Pada Senin (9/12), Perdana Menteri Israel, Benjamin Netanyahu, menyatakan Dataran Tinggi Golan, yang telah dikuasai oleh Israel selama hampir enam dekade, akan tetap menjadi bagian dari Israel "selama-lamanya". Dalam sebuah konferensi pers yang diadakan di Yerusalem, Netanyahu mengucapkan terima kasih kepada presiden terpilih Amerika Serikat (AS), Donald Trump, atas pengakuannya terhadap aneksasi Israel terhadap wilayah tersebut pada tahun 1981 selama masa pemerintahannya yang pertama, dan menegaskan bahwa "Golan akan menjadi bagian dari Negara Israel selamanya".

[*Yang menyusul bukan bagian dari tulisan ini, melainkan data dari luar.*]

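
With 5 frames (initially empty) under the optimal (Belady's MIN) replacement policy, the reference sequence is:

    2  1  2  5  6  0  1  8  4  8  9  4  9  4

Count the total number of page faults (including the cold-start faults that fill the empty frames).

2 -> fault, frames [2]
1 -> fault, frames [2, 1]
2 -> hit
5 -> fault, frames [2, 1, 5]
6 -> fault, frames [2, 1, 5, 6]
0 -> fault, frames [2, 1, 5, 6, 0]
1 -> hit
8 -> fault, evict 0, frames [2, 1, 5, 6, 8]
4 -> fault, evict 6, frames [2, 1, 5, 8, 4]
8 -> hit
9 -> fault, evict 8, frames [2, 1, 5, 4, 9]
4 -> hit
9 -> hit
4 -> hit
Page faults: 8.

8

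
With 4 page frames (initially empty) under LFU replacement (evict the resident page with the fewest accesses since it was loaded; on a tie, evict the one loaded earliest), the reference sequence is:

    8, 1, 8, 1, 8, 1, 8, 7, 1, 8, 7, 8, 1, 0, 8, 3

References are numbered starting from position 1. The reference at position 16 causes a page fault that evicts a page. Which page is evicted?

0

pos 1: 8 -> fault, frames {8}
pos 2: 1 -> fault, frames {8,1}
pos 3: 8 -> hit
pos 4: 1 -> hit
pos 5: 8 -> hit
pos 6: 1 -> hit
pos 7: 8 -> hit
pos 8: 7 -> fault, frames {8,1,7}
pos 9: 1 -> hit
pos 10: 8 -> hit
pos 11: 7 -> hit
pos 12: 8 -> hit
pos 13: 1 -> hit
pos 14: 0 -> fault, frames {8,1,7,0}
pos 15: 8 -> hit
pos 16: 3 -> fault, evict 0, frames {8,1,7,3}
At position 16, page 0 is evicted.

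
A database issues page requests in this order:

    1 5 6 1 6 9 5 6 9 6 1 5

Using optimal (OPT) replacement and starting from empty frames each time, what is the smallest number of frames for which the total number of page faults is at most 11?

2

f=1: 12 faults
f=2: 8 faults
f=3: 5 faults
f=4: 4 faults
Smallest f with faults ≤ 11 is 2.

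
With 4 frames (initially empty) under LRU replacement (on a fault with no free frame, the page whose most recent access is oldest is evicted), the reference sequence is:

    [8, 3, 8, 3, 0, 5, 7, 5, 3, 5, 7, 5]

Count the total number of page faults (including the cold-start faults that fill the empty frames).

5

8: fault, frames (8)
3: fault, frames (8 3)
8: hit
3: hit
0: fault, frames (8 3 0)
5: fault, frames (8 3 0 5)
7: fault, evict 8, frames (3 0 5 7)
5: hit
3: hit
5: hit
7: hit
5: hit
Page faults: 5.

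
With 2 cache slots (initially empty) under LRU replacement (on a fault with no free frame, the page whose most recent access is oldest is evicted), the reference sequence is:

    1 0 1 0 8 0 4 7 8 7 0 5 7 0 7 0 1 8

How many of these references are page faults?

12

1 → fault, frames [1]
0 → fault, frames [1, 0]
1 → hit
0 → hit
8 → fault, evict 1, frames [0, 8]
0 → hit
4 → fault, evict 8, frames [0, 4]
7 → fault, evict 0, frames [4, 7]
8 → fault, evict 4, frames [7, 8]
7 → hit
0 → fault, evict 8, frames [7, 0]
5 → fault, evict 7, frames [0, 5]
7 → fault, evict 0, frames [5, 7]
0 → fault, evict 5, frames [7, 0]
7 → hit
0 → hit
1 → fault, evict 7, frames [0, 1]
8 → fault, evict 0, frames [1, 8]
Page faults: 12.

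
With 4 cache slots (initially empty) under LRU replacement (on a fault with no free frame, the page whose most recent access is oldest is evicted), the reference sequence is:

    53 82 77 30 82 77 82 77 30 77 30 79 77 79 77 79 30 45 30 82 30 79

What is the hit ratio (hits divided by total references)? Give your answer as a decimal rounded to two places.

53 -> miss, frames {53}
82 -> miss, frames {53,82}
77 -> miss, frames {53,82,77}
30 -> miss, frames {53,82,77,30}
82 -> hit
77 -> hit
82 -> hit
77 -> hit
30 -> hit
77 -> hit
30 -> hit
79 -> miss, evict 53, frames {82,77,30,79}
77 -> hit
79 -> hit
77 -> hit
79 -> hit
30 -> hit
45 -> miss, evict 82, frames {77,79,30,45}
30 -> hit
82 -> miss, evict 77, frames {79,45,30,82}
30 -> hit
79 -> hit
Hits: 15 of 22 references → 15/22 = 0.6818.

0.68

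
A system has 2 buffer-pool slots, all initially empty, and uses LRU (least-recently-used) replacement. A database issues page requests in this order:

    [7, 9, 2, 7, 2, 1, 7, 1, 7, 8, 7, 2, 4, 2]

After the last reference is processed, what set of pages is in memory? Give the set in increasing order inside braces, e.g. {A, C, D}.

7 -> miss, frames {7}
9 -> miss, frames {7,9}
2 -> miss, evict 7, frames {9,2}
7 -> miss, evict 9, frames {2,7}
2 -> hit
1 -> miss, evict 7, frames {2,1}
7 -> miss, evict 2, frames {1,7}
1 -> hit
7 -> hit
8 -> miss, evict 1, frames {7,8}
7 -> hit
2 -> miss, evict 8, frames {7,2}
4 -> miss, evict 7, frames {2,4}
2 -> hit

{2, 4}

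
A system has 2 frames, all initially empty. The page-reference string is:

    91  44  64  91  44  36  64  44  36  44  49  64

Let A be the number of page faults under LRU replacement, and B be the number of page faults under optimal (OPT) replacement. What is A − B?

3

Under LRU: F F F F F F F F F . F F → 11 faults.
Under OPT: F F F . F F . F . . F F → 8 faults.
A − B = 11 − 8 = 3.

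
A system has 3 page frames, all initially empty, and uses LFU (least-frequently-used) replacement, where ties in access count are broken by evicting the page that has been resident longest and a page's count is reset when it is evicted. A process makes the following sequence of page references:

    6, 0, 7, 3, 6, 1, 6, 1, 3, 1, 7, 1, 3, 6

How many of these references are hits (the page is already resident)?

6 -> miss, frames (6)
0 -> miss, frames (6 0)
7 -> miss, frames (6 0 7)
3 -> miss, evict 6, frames (0 7 3)
6 -> miss, evict 0, frames (7 3 6)
1 -> miss, evict 7, frames (3 6 1)
6 -> hit
1 -> hit
3 -> hit
1 -> hit
7 -> miss, evict 3, frames (6 1 7)
1 -> hit
3 -> miss, evict 7, frames (6 1 3)
6 -> hit
Hits: 6.

6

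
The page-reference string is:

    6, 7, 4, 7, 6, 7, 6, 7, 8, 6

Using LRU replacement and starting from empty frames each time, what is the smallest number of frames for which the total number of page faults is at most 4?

3

f=1: 10 faults
f=2: 6 faults
f=3: 4 faults
f=4: 4 faults
Smallest f with faults ≤ 4 is 3.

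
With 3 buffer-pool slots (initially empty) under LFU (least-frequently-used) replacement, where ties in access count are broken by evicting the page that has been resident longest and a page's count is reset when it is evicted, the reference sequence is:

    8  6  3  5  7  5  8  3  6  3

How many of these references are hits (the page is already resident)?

8: fault, frames (8)
6: fault, frames (8 6)
3: fault, frames (8 6 3)
5: fault, evict 8, frames (6 3 5)
7: fault, evict 6, frames (3 5 7)
5: hit
8: fault, evict 3, frames (5 7 8)
3: fault, evict 7, frames (5 8 3)
6: fault, evict 8, frames (5 3 6)
3: hit
Hits: 2.

2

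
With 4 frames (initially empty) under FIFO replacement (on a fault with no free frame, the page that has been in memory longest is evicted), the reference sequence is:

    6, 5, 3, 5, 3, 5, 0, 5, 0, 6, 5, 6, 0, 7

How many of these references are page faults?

6: miss, frames [6]
5: miss, frames [6, 5]
3: miss, frames [6, 5, 3]
5: hit
3: hit
5: hit
0: miss, frames [6, 5, 3, 0]
5: hit
0: hit
6: hit
5: hit
6: hit
0: hit
7: miss, evict 6, frames [5, 3, 0, 7]
Page faults: 5.

5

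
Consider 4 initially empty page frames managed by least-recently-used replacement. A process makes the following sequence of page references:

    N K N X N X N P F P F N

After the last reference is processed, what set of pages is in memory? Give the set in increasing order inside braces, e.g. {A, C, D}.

{F, N, P, X}

N → fault, frames {N}
K → fault, frames {N,K}
N → hit
X → fault, frames {K,N,X}
N → hit
X → hit
N → hit
P → fault, frames {K,X,N,P}
F → fault, evict K, frames {X,N,P,F}
P → hit
F → hit
N → hit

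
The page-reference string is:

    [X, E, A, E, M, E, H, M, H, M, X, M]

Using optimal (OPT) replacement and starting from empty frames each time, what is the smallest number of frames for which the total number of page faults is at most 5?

3

f=1: 12 faults
f=2: 6 faults
f=3: 5 faults
f=4: 5 faults
f=5: 5 faults
Smallest f with faults ≤ 5 is 3.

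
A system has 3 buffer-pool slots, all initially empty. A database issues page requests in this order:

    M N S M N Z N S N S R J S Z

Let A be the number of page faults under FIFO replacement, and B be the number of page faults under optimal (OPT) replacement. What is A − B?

Under FIFO: F F F . . F . . . . F F F F → 8 faults.
Under OPT: F F F . . F . . . . F F . . → 6 faults.
A − B = 8 − 6 = 2.

2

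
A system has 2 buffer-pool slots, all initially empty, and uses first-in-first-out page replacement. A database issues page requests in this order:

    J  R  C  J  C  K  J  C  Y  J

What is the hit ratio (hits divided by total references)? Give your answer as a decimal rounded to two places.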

Israel menguasai sebagian besar Dataran Tinggi Golan dari Suriah pada Perang Enam Hari di tahun 1967 dan telah mempertahankannya sejak saat itu, meskipun Suriah berupaya merebut kembali wilayah tersebut dalam Perang Arab-Israel 1973. Sejak munculnya pemberontakan yang menggulingkan Presiden Bashar al-Assad, Israel telah melancarkan serangkaian serangan udara ke Suriah, termasuk serangan terhadap tiga pangkalan udara utama militer pada Senin. Pejabat Israel mengungkapkan serangan udara tersebut akan terus dilaksanakan selama beberapa hari ke depan untuk mencegah senjata berat milik Assad jatuh ke tangan musuh.
Di akhir pekan, setelah penggulingan Assad, Netanyahu menginstruksikan pasukan Israel untuk memasuki zona penyangga yang diawasi oleh PBB dan melampaui batas zona tersebut. Tindakan ini menuai kecaman dari PBB dan negara-negara tetangga Israel. Seorang juru bicara PBB pada Senin menyebut tindakan Israel sebagai "pelanggaran" terhadap perjanjian pelepasan tahun 1974 antara Israel dan Suriah. Arab Saudi juga menyatakan penguasaan Israel atas zona penyangga di Dataran Tinggi Golan akan "merusak peluang Suriah untuk memulihkan keamanan".
Meskipun demikian, Israel menginformasikan kepada Dewan Keamanan PBB mereka tidak terlibat dalam konflik Suriah dan hanya mengambil "langkah terbatas dan sementara" untuk melindungi keamanan mereka. Netanyahu juga menyatakan pada Minggu (8/12), keruntuhan pemerintahan Assad dan mundurnya pasukan Suriah dari pos-pos mereka telah membatalkan perjanjian 1974.
Menteri Luar Negeri Israel, Gideon Saar, pada Senin menekankan bahwa perebutan zona penyangga tersebut adalah "langkah terbatas dan sementara yang kami ambil demi alasan keamanan".